To want was a kind of rebellion. 

To imagine them real was hope.

She paused, her eyes drifting back to the earlier page, the one still waiting: What is your greatest fear? 

The strike-through lines cut across it like wounds. She thought of adding more, finishing it, but the pen stilled. Not tonight. Exhaustion had set in. Her eyes felt heavy. Her mind empty. 

The journal slipped from her lap to the blanket beside her, still open, the half-answers exposed in the lamplight.

Lily curled onto her side, exhaustion pulling at her bones. Her eyes fell shut, heavy, her mind still circling the words she had written—and the ones she hadn’t.

Sleep tugged at her, uneven but insistent. As she settled into a deeper sleep, the minutes slid by in silence.

The door eased open on a whisper of hinges. Blake’s shadow stretched across the room.

He paused in the doorway, taking in the sight: her body curled small amongst the covers, the light still burning, the journal lying open beside her like an unfinished confession.

The blanket had slipped low across her hip, one arm tucked beneath her cheek, the other resting near the open journal.
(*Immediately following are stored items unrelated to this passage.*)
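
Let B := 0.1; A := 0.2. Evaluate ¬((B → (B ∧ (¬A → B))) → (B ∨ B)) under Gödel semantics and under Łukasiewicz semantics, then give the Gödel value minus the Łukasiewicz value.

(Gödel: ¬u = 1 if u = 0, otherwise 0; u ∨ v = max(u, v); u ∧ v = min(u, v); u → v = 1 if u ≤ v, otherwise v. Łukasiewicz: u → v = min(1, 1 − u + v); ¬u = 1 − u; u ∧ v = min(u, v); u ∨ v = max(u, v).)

Gödel evaluation:
  ¬A: Gödel ¬ of 0.2 = 0 (operand ≠ 0)
  (¬A → B): 0 ≤ 0.1, so result = 1
  (B ∧ (¬A → B)) = min(0.1, 1) = 0.1
  (B → (B ∧ (¬A → B))): 0.1 ≤ 0.1, so result = 1
  (B ∨ B) = max(0.1, 0.1) = 0.1
  ((B → (B ∧ (¬A → B))) → (B ∨ B)): 1 > 0.1, so result = 0.1
  ¬((B → (B ∧ (¬A → B))) → (B ∨ B)): Gödel ¬ of 0.1 = 0 (operand ≠ 0)
  Gödel value = 0
Łukasiewicz evaluation:
  ¬A: Łukasiewicz ¬ gives 1 − 0.2 = 0.8
  (¬A → B): min(1, 1 − 0.8 + 0.1) = 0.3
  (B ∧ (¬A → B)) = min(0.1, 0.3) = 0.1
  (B → (B ∧ (¬A → B))): min(1, 1 − 0.1 + 0.1) = 1
  (B ∨ B) = max(0.1, 0.1) = 0.1
  ((B → (B ∧ (¬A → B))) → (B ∨ B)): min(1, 1 − 1 + 0.1) = 0.1
  ¬((B → (B ∧ (¬A → B))) → (B ∨ B)): Łukasiewicz ¬ gives 1 − 0.1 = 0.9
  Łukasiewicz value = 0.9
Difference: 0 − 0.9 = -0.90

-0.90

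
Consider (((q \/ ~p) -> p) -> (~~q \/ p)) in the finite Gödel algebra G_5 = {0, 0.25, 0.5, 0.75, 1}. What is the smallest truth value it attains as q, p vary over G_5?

The minimum is attained at q = 0, p = 0.25:
  ~p: Gödel ¬ of 0.25 = 0 (operand ≠ 0)
  (q \/ ~p) = max(0, 0) = 0
  ((q \/ ~p) -> p): 0 ≤ 0.25, so result = 1
  ~q: Gödel ¬ of 0 = 1 (operand is 0)
  ~~q: Gödel ¬ of 1 = 0 (operand ≠ 0)
  (~~q \/ p) = max(0, 0.25) = 0.25
  (((q \/ ~p) -> p) -> (~~q \/ p)): 1 > 0.25, so result = 0.25
Checking all 25 assignments confirms none give a value below 0.25.

0.25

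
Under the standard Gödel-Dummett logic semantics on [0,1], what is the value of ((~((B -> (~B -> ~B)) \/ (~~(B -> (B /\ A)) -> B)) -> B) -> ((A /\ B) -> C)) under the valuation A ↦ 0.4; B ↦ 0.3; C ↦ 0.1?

~B: Gödel ¬ of 0.3 = 0 (operand ≠ 0)
~B: Gödel ¬ of 0.3 = 0 (operand ≠ 0)
(~B -> ~B): 0 ≤ 0, so result = 1
(B -> (~B -> ~B)): 0.3 ≤ 1, so result = 1
(B /\ A) = min(0.3, 0.4) = 0.3
(B -> (B /\ A)): 0.3 ≤ 0.3, so result = 1
~(B -> (B /\ A)): Gödel ¬ of 1 = 0 (operand ≠ 0)
~~(B -> (B /\ A)): Gödel ¬ of 0 = 1 (operand is 0)
(~~(B -> (B /\ A)) -> B): 1 > 0.3, so result = 0.3
((B -> (~B -> ~B)) \/ (~~(B -> (B /\ A)) -> B)) = max(1, 0.3) = 1
~((B -> (~B -> ~B)) \/ (~~(B -> (B /\ A)) -> B)): Gödel ¬ of 1 = 0 (operand ≠ 0)
(~((B -> (~B -> ~B)) \/ (~~(B -> (B /\ A)) -> B)) -> B): 0 ≤ 0.3, so result = 1
(A /\ B) = min(0.4, 0.3) = 0.3
((A /\ B) -> C): 0.3 > 0.1, so result = 0.1
((~((B -> (~B -> ~B)) \/ (~~(B -> (B /\ A)) -> B)) -> B) -> ((A /\ B) -> C)): 1 > 0.1, so result = 0.1

0.10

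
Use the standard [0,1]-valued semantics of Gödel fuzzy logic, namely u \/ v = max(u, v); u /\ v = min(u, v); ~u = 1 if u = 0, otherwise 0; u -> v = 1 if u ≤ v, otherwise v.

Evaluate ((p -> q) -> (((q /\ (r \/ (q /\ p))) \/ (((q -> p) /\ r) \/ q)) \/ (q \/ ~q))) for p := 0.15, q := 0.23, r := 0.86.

0.23

(p -> q): 0.15 ≤ 0.23, so result = 1
(q /\ p) = min(0.23, 0.15) = 0.15
(r \/ (q /\ p)) = max(0.86, 0.15) = 0.86
(q /\ (r \/ (q /\ p))) = min(0.23, 0.86) = 0.23
(q -> p): 0.23 > 0.15, so result = 0.15
((q -> p) /\ r) = min(0.15, 0.86) = 0.15
(((q -> p) /\ r) \/ q) = max(0.15, 0.23) = 0.23
((q /\ (r \/ (q /\ p))) \/ (((q -> p) /\ r) \/ q)) = max(0.23, 0.23) = 0.23
~q: Gödel ¬ of 0.23 = 0 (operand ≠ 0)
(q \/ ~q) = max(0.23, 0) = 0.23
(((q /\ (r \/ (q /\ p))) \/ (((q -> p) /\ r) \/ q)) \/ (q \/ ~q)) = max(0.23, 0.23) = 0.23
((p -> q) -> (((q /\ (r \/ (q /\ p))) \/ (((q -> p) /\ r) \/ q)) \/ (q \/ ~q))): 1 > 0.23, so result = 0.23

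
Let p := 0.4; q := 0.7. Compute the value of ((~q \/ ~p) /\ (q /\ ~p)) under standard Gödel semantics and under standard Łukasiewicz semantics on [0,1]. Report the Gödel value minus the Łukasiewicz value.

Gödel evaluation:
  ~q: Gödel ¬ of 0.7 = 0 (operand ≠ 0)
  ~p: Gödel ¬ of 0.4 = 0 (operand ≠ 0)
  (~q \/ ~p) = max(0, 0) = 0
  ~p: Gödel ¬ of 0.4 = 0 (operand ≠ 0)
  (q /\ ~p) = min(0.7, 0) = 0
  ((~q \/ ~p) /\ (q /\ ~p)) = min(0, 0) = 0
  Gödel value = 0
Łukasiewicz evaluation:
  ~q: Łukasiewicz ¬ gives 1 − 0.7 = 0.3
  ~p: Łukasiewicz ¬ gives 1 − 0.4 = 0.6
  (~q \/ ~p) = max(0.3, 0.6) = 0.6
  ~p: Łukasiewicz ¬ gives 1 − 0.4 = 0.6
  (q /\ ~p) = min(0.7, 0.6) = 0.6
  ((~q \/ ~p) /\ (q /\ ~p)) = min(0.6, 0.6) = 0.6
  Łukasiewicz value = 0.6
Difference: 0 − 0.6 = -0.60

-0.60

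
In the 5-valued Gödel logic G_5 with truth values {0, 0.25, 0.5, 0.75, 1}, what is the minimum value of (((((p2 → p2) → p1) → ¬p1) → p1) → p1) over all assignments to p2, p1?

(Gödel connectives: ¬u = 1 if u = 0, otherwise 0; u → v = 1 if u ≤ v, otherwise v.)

The minimum is attained at p2 = 0, p1 = 0.25:
  (p2 → p2): 0 ≤ 0, so result = 1
  ((p2 → p2) → p1): 1 > 0.25, so result = 0.25
  ¬p1: Gödel ¬ of 0.25 = 0 (operand ≠ 0)
  (((p2 → p2) → p1) → ¬p1): 0.25 > 0, so result = 0
  ((((p2 → p2) → p1) → ¬p1) → p1): 0 ≤ 0.25, so result = 1
  (((((p2 → p2) → p1) → ¬p1) → p1) → p1): 1 > 0.25, so result = 0.25
Checking all 25 assignments confirms none give a value below 0.25.

0.25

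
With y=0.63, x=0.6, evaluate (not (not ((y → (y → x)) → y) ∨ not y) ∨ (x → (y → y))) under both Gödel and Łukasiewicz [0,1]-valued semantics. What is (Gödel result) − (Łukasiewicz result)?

Gödel evaluation:
  (y → x): 0.63 > 0.6, so result = 0.6
  (y → (y → x)): 0.63 > 0.6, so result = 0.6
  ((y → (y → x)) → y): 0.6 ≤ 0.63, so result = 1
  not ((y → (y → x)) → y): Gödel ¬ of 1 = 0 (operand ≠ 0)
  not y: Gödel ¬ of 0.63 = 0 (operand ≠ 0)
  (not ((y → (y → x)) → y) ∨ not y) = max(0, 0) = 0
  not (not ((y → (y → x)) → y) ∨ not y): Gödel ¬ of 0 = 1 (operand is 0)
  (y → y): 0.63 ≤ 0.63, so result = 1
  (x → (y → y)): 0.6 ≤ 1, so result = 1
  (not (not ((y → (y → x)) → y) ∨ not y) ∨ (x → (y → y))) = max(1, 1) = 1
  Gödel value = 1
Łukasiewicz evaluation:
  (y → x): min(1, 1 − 0.63 + 0.6) = 0.97
  (y → (y → x)): min(1, 1 − 0.63 + 0.97) = 1
  ((y → (y → x)) → y): min(1, 1 − 1 + 0.63) = 0.63
  not ((y → (y → x)) → y): Łukasiewicz ¬ gives 1 − 0.63 = 0.37
  not y: Łukasiewicz ¬ gives 1 − 0.63 = 0.37
  (not ((y → (y → x)) → y) ∨ not y) = max(0.37, 0.37) = 0.37
  not (not ((y → (y → x)) → y) ∨ not y): Łukasiewicz ¬ gives 1 − 0.37 = 0.63
  (y → y): min(1, 1 − 0.63 + 0.63) = 1
  (x → (y → y)): min(1, 1 − 0.6 + 1) = 1
  (not (not ((y → (y → x)) → y) ∨ not y) ∨ (x → (y → y))) = max(0.63, 1) = 1
  Łukasiewicz value = 1
Difference: 1 − 1 = 0.00

0.00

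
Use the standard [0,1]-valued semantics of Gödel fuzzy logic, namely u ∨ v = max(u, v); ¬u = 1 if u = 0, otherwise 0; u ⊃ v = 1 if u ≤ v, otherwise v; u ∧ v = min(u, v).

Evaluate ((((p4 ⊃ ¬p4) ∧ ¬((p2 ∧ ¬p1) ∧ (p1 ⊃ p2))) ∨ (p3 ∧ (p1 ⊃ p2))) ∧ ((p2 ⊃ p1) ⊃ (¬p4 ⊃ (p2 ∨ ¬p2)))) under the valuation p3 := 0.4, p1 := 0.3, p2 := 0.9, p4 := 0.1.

¬p4: Gödel ¬ of 0.1 = 0 (operand ≠ 0)
(p4 ⊃ ¬p4): 0.1 > 0, so result = 0
¬p1: Gödel ¬ of 0.3 = 0 (operand ≠ 0)
(p2 ∧ ¬p1) = min(0.9, 0) = 0
(p1 ⊃ p2): 0.3 ≤ 0.9, so result = 1
((p2 ∧ ¬p1) ∧ (p1 ⊃ p2)) = min(0, 1) = 0
¬((p2 ∧ ¬p1) ∧ (p1 ⊃ p2)): Gödel ¬ of 0 = 1 (operand is 0)
((p4 ⊃ ¬p4) ∧ ¬((p2 ∧ ¬p1) ∧ (p1 ⊃ p2))) = min(0, 1) = 0
(p1 ⊃ p2): 0.3 ≤ 0.9, so result = 1
(p3 ∧ (p1 ⊃ p2)) = min(0.4, 1) = 0.4
(((p4 ⊃ ¬p4) ∧ ¬((p2 ∧ ¬p1) ∧ (p1 ⊃ p2))) ∨ (p3 ∧ (p1 ⊃ p2))) = max(0, 0.4) = 0.4
(p2 ⊃ p1): 0.9 > 0.3, so result = 0.3
¬p4: Gödel ¬ of 0.1 = 0 (operand ≠ 0)
¬p2: Gödel ¬ of 0.9 = 0 (operand ≠ 0)
(p2 ∨ ¬p2) = max(0.9, 0) = 0.9
(¬p4 ⊃ (p2 ∨ ¬p2)): 0 ≤ 0.9, so result = 1
((p2 ⊃ p1) ⊃ (¬p4 ⊃ (p2 ∨ ¬p2))): 0.3 ≤ 1, so result = 1
((((p4 ⊃ ¬p4) ∧ ¬((p2 ∧ ¬p1) ∧ (p1 ⊃ p2))) ∨ (p3 ∧ (p1 ⊃ p2))) ∧ ((p2 ⊃ p1) ⊃ (¬p4 ⊃ (p2 ∨ ¬p2)))) = min(0.4, 1) = 0.4

0.40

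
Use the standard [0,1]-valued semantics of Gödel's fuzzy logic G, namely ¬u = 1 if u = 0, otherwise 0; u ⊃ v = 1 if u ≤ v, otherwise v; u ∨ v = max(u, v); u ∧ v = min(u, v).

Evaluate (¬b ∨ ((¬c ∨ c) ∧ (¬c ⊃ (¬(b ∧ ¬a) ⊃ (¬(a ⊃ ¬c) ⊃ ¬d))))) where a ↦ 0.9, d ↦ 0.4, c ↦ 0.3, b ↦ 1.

0.30

¬b: Gödel ¬ of 1 = 0 (operand ≠ 0)
¬c: Gödel ¬ of 0.3 = 0 (operand ≠ 0)
(¬c ∨ c) = max(0, 0.3) = 0.3
¬c: Gödel ¬ of 0.3 = 0 (operand ≠ 0)
¬a: Gödel ¬ of 0.9 = 0 (operand ≠ 0)
(b ∧ ¬a) = min(1, 0) = 0
¬(b ∧ ¬a): Gödel ¬ of 0 = 1 (operand is 0)
¬c: Gödel ¬ of 0.3 = 0 (operand ≠ 0)
(a ⊃ ¬c): 0.9 > 0, so result = 0
¬(a ⊃ ¬c): Gödel ¬ of 0 = 1 (operand is 0)
¬d: Gödel ¬ of 0.4 = 0 (operand ≠ 0)
(¬(a ⊃ ¬c) ⊃ ¬d): 1 > 0, so result = 0
(¬(b ∧ ¬a) ⊃ (¬(a ⊃ ¬c) ⊃ ¬d)): 1 > 0, so result = 0
(¬c ⊃ (¬(b ∧ ¬a) ⊃ (¬(a ⊃ ¬c) ⊃ ¬d))): 0 ≤ 0, so result = 1
((¬c ∨ c) ∧ (¬c ⊃ (¬(b ∧ ¬a) ⊃ (¬(a ⊃ ¬c) ⊃ ¬d)))) = min(0.3, 1) = 0.3
(¬b ∨ ((¬c ∨ c) ∧ (¬c ⊃ (¬(b ∧ ¬a) ⊃ (¬(a ⊃ ¬c) ⊃ ¬d))))) = max(0, 0.3) = 0.3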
There was a softness to her face in sleep he rarely saw awake—peaceful, unguarded, as though the weight she carried in daylight had eased for just a moment.

He let himself stand there, silent, watching. Not intruding. Simply taking in the stillness she had found, fragile though it was. Yet something in him ached at the sight of her lying there.

A longing, yes—but not only for her body. For the trust beginning to take root. For the fragile courage that had carried her this far. And for the hope of a day when she might not only surrender her words, but all of herself—fully, without fear.

He wanted her whole, unguarded, to unlock every thought and truth she still tried to hide away. There was no rush. He could wait.

Quietly, he stepped closer. His steps measured across the floor so as not to wake her. As he reached her, he first lifted the journal from the bed with careful hands. He held it in his palms, noticing the scribble of handwriting on the open pages. But he closed it without reading, and set it on the bedside table. For now, her words were hers alone.

He drew the blanket higher, tucking it around her shoulders, his hand resting there just long enough to steady her breathing. Then he reached for the lamp, dimmed the room into shadow, and let the silence hold her.

He strode slowly back across the room, a small glance back over his shoulder one last time to check on her before he stepped out into the hall. He closed the door softly behind him, leaving night to absorb her in her new sanctuary—safe, peaceful, and waiting for morning.